Lorsqu’on parle d’entraînement pour le marathon, l’image qui vient souvent en tête à la plupart des coureurs est celle des sorties longues (LSD), des séances au rythme marathon, des séances au seuil lactique, et l’on considère le HIIT comme un outil réservé aux coureurs de 5K ou 10K. Cette intuition n’est pas totalement fausse, mais ce serait dommage d’exclure pour autant l’entraînement par intervalles à haute intensité de son plan marathon. Car pour le marathon, la valeur du HIIT n’a jamais été de « tenir 42,195 kilomètres » grâce au système anaérobie, mais plutôt de faire grimper plusieurs variables clés qui déterminent la performance sur marathon, notamment le VO2max, le débit cardiaque maximal, le volume d'éjection systolique, la réserve de vitesse, l’économie de course, ainsi que la capacité à maintenir une foulée stable à haute allure.

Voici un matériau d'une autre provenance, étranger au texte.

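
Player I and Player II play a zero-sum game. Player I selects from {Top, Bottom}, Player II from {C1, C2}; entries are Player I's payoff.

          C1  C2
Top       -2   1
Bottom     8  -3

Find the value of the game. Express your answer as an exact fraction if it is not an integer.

Row minima: Top → -2, Bottom → -3; maximin = -2.
Column maxima: C1 → 8, C2 → 1; minimax = 1.
-2 ≠ 1, so there is no saddle point; optimal play is mixed.
Let Player I play Top with probability p. Expected payoff against C1: (-2)p + 8(1−p) = −10p + 8; against C2: 1p + (-3)(1−p) = 4p − 3.
Setting these equal: −10p + 8 = 4p − 3 ⇒ −14p = -11 ⇒ p = 11/14, and the value is (-10)·(11/14) + 8 = 1/7.
For Player II: with q = P(C1), equating Top's and Bottom's payoffs gives −3q + 1 = 11q − 3 ⇒ q = 2/7.

1/7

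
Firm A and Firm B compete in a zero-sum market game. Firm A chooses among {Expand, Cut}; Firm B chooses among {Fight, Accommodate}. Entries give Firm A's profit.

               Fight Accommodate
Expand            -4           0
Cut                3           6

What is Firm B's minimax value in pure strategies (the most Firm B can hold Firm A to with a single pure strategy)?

Column maxima: Fight → 3, Accommodate → 6.
The smallest of these is 3.

3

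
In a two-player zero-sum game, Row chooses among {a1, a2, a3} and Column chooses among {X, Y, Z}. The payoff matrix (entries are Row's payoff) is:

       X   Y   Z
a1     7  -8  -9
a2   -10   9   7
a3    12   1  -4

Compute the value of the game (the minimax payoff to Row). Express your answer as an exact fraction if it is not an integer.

Row minima: a1 → -9, a2 → -10, a3 → -4; maximin = -4.
Column maxima: X → 12, Y → 9, Z → 7; minimax = 7.
-4 ≠ 7, so there is no saddle point; optimal play is mixed.
a1 is strictly dominated by a3, so Row never plays it.
Y is strictly dominated by Z (it gives Row strictly more in every row), so Column never plays it.
On the remaining 2×2 (a2, a3 vs X, Z):
Let Row play a2 with probability p. Expected payoff against X: (-10)p + 12(1−p) = −22p + 12; against Z: 7p + (-4)(1−p) = 11p − 4.
Setting these equal: −22p + 12 = 11p − 4 ⇒ −33p = -16 ⇒ p = 16/33, and the value is (-22)·(16/33) + 12 = 4/3.
For Column: with q = P(X), equating a2's and a3's payoffs gives −17q + 7 = 16q − 4 ⇒ q = 1/3.

4/3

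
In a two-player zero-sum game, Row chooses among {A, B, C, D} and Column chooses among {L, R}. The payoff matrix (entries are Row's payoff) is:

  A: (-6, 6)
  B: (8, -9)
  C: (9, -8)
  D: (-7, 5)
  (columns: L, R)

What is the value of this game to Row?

Row minima: A → -6, B → -9, C → -8, D → -7; maximin = -6.
Column maxima: L → 9, R → 6; minimax = 6.
-6 ≠ 6, so there is no saddle point; optimal play is mixed.
B is strictly dominated by C, so Row never plays it.
D is strictly dominated by A, so Row never plays it.
On the remaining 2×2 (A, C vs L, R):
Let Row play A with probability p. Expected payoff against L: (-6)p + 9(1−p) = −15p + 9; against R: 6p + (-8)(1−p) = 14p − 8.
Setting these equal: −15p + 9 = 14p − 8 ⇒ −29p = -17 ⇒ p = 17/29, and the value is (-15)·(17/29) + 9 = 6/29.
For Column: with q = P(L), equating A's and C's payoffs gives −12q + 6 = 17q − 8 ⇒ q = 14/29.

6/29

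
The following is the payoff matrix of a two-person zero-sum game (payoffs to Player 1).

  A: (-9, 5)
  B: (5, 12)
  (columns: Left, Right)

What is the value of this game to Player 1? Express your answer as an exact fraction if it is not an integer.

Row minima: A → -9, B → 5; maximin = 5.
Column maxima: Left → 5, Right → 12; minimax = 5.
Since maximin = minimax = 5, there is a saddle point and the value is 5.

5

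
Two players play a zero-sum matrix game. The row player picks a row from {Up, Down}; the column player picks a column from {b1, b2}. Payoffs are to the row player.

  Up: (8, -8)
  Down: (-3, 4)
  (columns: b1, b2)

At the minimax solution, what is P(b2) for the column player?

Row minima: Up → -8, Down → -3; maximin = -3.
Column maxima: b1 → 8, b2 → 4; minimax = 4.
-3 ≠ 4, so there is no saddle point; optimal play is mixed.
Let the row player play Up with probability p. Expected payoff against b1: 8p + (-3)(1−p) = 11p − 3; against b2: (-8)p + 4(1−p) = −12p + 4.
Setting these equal: 11p − 3 = −12p + 4 ⇒ 23p = 7 ⇒ p = 7/23, and the value is (11)·(7/23) − 3 = 8/23.
For the column player: with q = P(b1), equating Up's and Down's payoffs gives 16q − 8 = −7q + 4 ⇒ q = 12/23.

11/23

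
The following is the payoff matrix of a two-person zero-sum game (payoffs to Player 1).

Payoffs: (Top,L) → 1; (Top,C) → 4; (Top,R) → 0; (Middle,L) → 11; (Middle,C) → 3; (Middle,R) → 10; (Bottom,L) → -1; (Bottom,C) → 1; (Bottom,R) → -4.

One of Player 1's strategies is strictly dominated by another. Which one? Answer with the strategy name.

Top gives a strictly higher payoff than Bottom against every column: 1 > -1, 4 > 1, 0 > -4.
So Bottom is strictly dominated and Player 1 never plays it.

Bottom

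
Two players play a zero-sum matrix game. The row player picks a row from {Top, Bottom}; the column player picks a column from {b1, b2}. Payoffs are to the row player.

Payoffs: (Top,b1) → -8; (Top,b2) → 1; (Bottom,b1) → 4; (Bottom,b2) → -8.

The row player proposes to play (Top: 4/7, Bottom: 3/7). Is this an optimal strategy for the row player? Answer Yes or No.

Against b1 this mix gives (4/7)·(-8) + (3/7)·4 = -20/7.
Against b2 this mix gives (4/7)·1 + (3/7)·(-8) = -20/7.
All of the column player's active replies (b1, b2) yield -20/7, and no column does worse for the row player. The mix makes the column player indifferent and guarantees -20/7, so it is optimal.

Yes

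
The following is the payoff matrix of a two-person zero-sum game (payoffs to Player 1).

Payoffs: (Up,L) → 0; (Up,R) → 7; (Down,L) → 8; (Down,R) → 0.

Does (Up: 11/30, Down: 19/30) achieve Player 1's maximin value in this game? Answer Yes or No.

Against L this mix gives (11/30)·0 + (19/30)·8 = 76/15.
Against R this mix gives (11/30)·7 + (19/30)·0 = 77/30.
Player 2 will play R, holding Player 1 to 77/30. Shifting weight toward the row that does better against R would raise this floor (the equalizing mix achieves 56/15 against both R and L), so the proposed strategy is not optimal.

No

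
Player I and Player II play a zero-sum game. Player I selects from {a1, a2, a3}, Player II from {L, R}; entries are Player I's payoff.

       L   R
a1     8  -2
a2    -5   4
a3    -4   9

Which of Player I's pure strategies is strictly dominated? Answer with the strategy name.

a3 gives a strictly higher payoff than a2 against every column: -4 > -5, 9 > 4.
So a2 is strictly dominated and Player I never plays it.

a2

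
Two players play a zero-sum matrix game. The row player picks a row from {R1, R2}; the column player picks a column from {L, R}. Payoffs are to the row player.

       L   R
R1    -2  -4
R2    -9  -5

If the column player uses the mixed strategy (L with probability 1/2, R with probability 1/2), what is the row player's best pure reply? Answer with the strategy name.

Expected payoff of R1: (1/2)·(-2) + (1/2)·(-4) = -3.
Expected payoff of R2: (1/2)·(-9) + (1/2)·(-5) = -7.
The largest is -3, so the row player's best response is R1.

R1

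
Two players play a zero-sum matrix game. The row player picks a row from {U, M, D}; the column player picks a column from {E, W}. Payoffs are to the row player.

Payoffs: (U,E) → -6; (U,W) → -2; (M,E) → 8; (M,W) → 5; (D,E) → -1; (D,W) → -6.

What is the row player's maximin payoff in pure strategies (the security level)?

Row minima: U → -6, M → 5, D → -6.
The best of these is 5.

5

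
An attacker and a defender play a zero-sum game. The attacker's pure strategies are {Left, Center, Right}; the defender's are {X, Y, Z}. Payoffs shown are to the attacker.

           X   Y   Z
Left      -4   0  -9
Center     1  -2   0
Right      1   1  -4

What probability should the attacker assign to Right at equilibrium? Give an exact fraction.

Row minima: Left → -9, Center → -2, Right → -4; maximin = -2.
Column maxima: X → 1, Y → 1, Z → 0; minimax = 0.
-2 ≠ 0, so there is no saddle point; optimal play is mixed.
Left is strictly dominated by Right, so the attacker never plays it.
X is strictly dominated by Z (it gives the attacker strictly more in every row), so the defender never plays it.
On the remaining 2×2 (Center, Right vs Y, Z):
Let the attacker play Center with probability p. Expected payoff against Y: (-2)p + 1(1−p) = −3p + 1; against Z: 0p + (-4)(1−p) = 4p − 4.
Setting these equal: −3p + 1 = 4p − 4 ⇒ −7p = -5 ⇒ p = 5/7, and the value is (-3)·(5/7) + 1 = -8/7.
For the defender: with q = P(Y), equating Center's and Right's payoffs gives −2q = 5q − 4 ⇒ q = 4/7.

2/7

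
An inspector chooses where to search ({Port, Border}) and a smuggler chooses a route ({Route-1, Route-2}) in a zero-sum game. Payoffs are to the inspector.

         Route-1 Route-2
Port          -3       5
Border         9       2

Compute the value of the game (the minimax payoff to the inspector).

Row minima: Port → -3, Border → 2; maximin = 2.
Column maxima: Route-1 → 9, Route-2 → 5; minimax = 5.
2 ≠ 5, so there is no saddle point; optimal play is mixed.
Let the inspector play Port with probability p. Expected payoff against Route-1: (-3)p + 9(1−p) = −12p + 9; against Route-2: 5p + 2(1−p) = 3p + 2.
Setting these equal: −12p + 9 = 3p + 2 ⇒ −15p = -7 ⇒ p = 7/15, and the value is (-12)·(7/15) + 9 = 17/5.
For the smuggler: with q = P(Route-1), equating Port's and Border's payoffs gives −8q + 5 = 7q + 2 ⇒ q = 1/5.

17/5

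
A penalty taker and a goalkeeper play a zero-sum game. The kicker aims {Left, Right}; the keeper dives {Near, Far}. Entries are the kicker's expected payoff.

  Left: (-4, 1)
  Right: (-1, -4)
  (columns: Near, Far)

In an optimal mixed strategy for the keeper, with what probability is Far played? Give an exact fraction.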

Il faut d’abord dissiper un malentendu courant. La question mentionne « volume d’éjection systolique et endurance anaérobie », mais pour être plus précis dans le langage de la physiologie de l’exercice, le marathon n’est pas une épreuve dont l’énergie provient principalement du métabolisme anaérobie. La performance sur marathon se rapproche davantage du résultat intégré de ces trois variables :

  1. La hauteur de votre VO2max
  2. Le pourcentage de VO2max que vous pouvez maintenir de manière stable sur une longue durée
  3. La qualité de votre économie de course

Par conséquent, le rôle du HIIT dans le marathon n’est pas de vous transformer en sprinteur, mais d’utiliser des stimuli à haute intensité pour améliorer les adaptations centrales et périphériques qui sous-tendent ces trois variables, rendant votre allure marathon relativement moins coûteuse, plus durable et moins susceptible de s'effondrer après le 30e kilomètre.


I. D’abord la conclusion : le marathon ne se termine pas grâce à l’anaérobie, mais les meilleurs marathoniens possèdent forcément une solide base de capacité à haute intensité

D’un point de vue classique de la physiologie de l’endurance, la performance sur marathon est influencée conjointement par le VO2max, la capacité soutenable autour du seuil lactique / de la vitesse critique, et l’économie de course. La revue classique de Bassett et Howley indique que le VO2max détermine le plafond de la performance d’endurance, tandis que la vitesse au seuil lactique intègre le VO2max, l’économie de course et la capacité d’utilisation fractionnée ; c’est donc une variable prédictive très importante de la performance sur les longues distances.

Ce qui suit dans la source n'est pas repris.